Le PAM, premier bénéficiaire de l’aide américaine en Haïti, avait reçu plus de 70 millions de dollars cette année pour son programme de cantines scolaires qui nourrit près de 500 000 enfants. Contrairement aux distributions alimentaires qui inondent le marché haïtien de surplus agricoles américains, ce programme privilégiait de plus en plus l’achat local. « L’objectif du gouvernement est que toute la nourriture servie dans les écoles soit produite localement, et nous voulons aider à y parvenir », a expliqué Wanja Kaaria, directrice du PAM en Haïti.
Mais l’essentiel des fonds de l’USAID ne bénéficie pas directement aux Haïtiens. Depuis des décennies, la majorité des contrats sont attribués à des entreprises américaines basées dans la région de Washington, surnommées les « Beltway Bandits ». En 2024, Chemonics International a reçu 1,5 milliard de dollars au niveau mondial. Après le séisme de 2010, plus de la moitié des fonds destinés à Haïti ont été captés par des entreprises américaines, dont Chemonics et Development Alternatives Inc. (DAI), qui à elles seules ont absorbé plus de 20 % des fonds. DAI gère actuellement trois programmes en Haïti, représentant 25 millions de dollars, tandis que Tetra Tech supervise un programme de sécurité citoyenne de 24 millions de dollars.
Cette industrie de l’aide au développement a généré une bureaucratie tentaculaire, où les dirigeants de ces entreprises engrangent des salaires exorbitants. Le PDG de Chemonics, par exemple, perçoit 955 000 dollars par an. Le gel des fonds menace l’emploi de près de 3 000 professionnels du développement basés à Washington, selon Devex.
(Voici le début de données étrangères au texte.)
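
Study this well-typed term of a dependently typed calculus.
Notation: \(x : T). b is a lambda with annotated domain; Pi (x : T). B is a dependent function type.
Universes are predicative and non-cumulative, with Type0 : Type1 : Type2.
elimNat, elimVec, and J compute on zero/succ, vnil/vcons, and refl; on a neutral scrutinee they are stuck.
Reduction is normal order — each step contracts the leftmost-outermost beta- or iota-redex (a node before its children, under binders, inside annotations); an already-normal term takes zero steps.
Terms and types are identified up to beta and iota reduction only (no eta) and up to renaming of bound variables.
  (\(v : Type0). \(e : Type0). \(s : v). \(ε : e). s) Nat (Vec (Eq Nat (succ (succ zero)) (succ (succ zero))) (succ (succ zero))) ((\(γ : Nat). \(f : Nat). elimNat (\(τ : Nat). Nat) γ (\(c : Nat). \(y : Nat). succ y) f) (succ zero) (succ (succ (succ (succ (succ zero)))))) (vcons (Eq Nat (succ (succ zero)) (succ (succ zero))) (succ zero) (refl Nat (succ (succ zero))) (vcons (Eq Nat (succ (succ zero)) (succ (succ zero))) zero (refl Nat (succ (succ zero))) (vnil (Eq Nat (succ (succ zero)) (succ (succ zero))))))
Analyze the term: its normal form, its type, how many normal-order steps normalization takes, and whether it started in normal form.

normal form:
  succ (succ (succ (succ (succ (succ zero)))))
type:
  Nat
steps to reach normal form (normal order): 22
term was already normal: no
first redex: a beta-redex


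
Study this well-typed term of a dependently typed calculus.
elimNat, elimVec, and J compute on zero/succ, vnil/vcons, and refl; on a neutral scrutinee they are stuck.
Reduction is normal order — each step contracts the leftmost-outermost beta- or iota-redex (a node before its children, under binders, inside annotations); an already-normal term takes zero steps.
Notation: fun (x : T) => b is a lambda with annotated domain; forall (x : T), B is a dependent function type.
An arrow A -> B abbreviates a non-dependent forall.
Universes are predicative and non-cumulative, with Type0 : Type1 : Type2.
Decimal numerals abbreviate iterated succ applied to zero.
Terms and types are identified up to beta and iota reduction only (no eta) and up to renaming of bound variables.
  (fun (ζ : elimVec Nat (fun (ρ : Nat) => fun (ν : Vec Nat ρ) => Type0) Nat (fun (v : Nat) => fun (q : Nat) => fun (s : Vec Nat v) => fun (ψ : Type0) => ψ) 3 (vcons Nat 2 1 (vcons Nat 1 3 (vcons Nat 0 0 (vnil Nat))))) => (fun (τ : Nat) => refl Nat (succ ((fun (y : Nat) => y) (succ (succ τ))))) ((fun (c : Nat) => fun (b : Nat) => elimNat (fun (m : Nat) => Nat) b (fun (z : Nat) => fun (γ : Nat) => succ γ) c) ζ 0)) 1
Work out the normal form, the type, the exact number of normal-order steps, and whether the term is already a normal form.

resulting normal form:
  refl Nat 4
the term's type:
  Eq Nat 4 4
reduction steps (normal order): 9
already normal: no
first redex: a beta-redex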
L’USAID a également joué un rôle actif dans la politique haïtienne. En 2010, l’agence a discrètement financé des organisations pro-Martelly à hauteur de 100 000 dollars, influençant ainsi les élections. Plus récemment, en septembre dernier, l’USAID a versé 1 million de dollars au Programme des Nations Unies pour le développement (PNUD) afin de financer le Conseil électoral provisoire haïtien. L’agence a aussi attribué un contrat de 17 millions de dollars au Consortium for Elections and Political Process Strengthening, une coalition comprenant le National Democratic Institute (NDI), l’International Republican Institute (IRI) et l’International Foundation for Electoral Systems (IFES). L’IRI, en particulier, est connu pour son rôle dans l’opposition au gouvernement d’Aristide dans les années 2000.
Si le système d’aide américain est profondément critiquable, la disparition de l’USAID ou son absorption par le département d’État ne résoudra en rien les dérives observées. Bien au contraire, cela risque d’accentuer l’instrumentalisation de l’aide à des fins politiques. Comme le souligne Jake Johnston dans son analyse, « là où l’aide étrangère est la moins efficace, c’est parce qu’elle est conçue pour promouvoir les intérêts américains plutôt que pour répondre aux besoins des populations locales. »
Référence : Jake Johnston, Where Does the Money Go? A Look at USAID Spending in Haiti, February 10, 2025.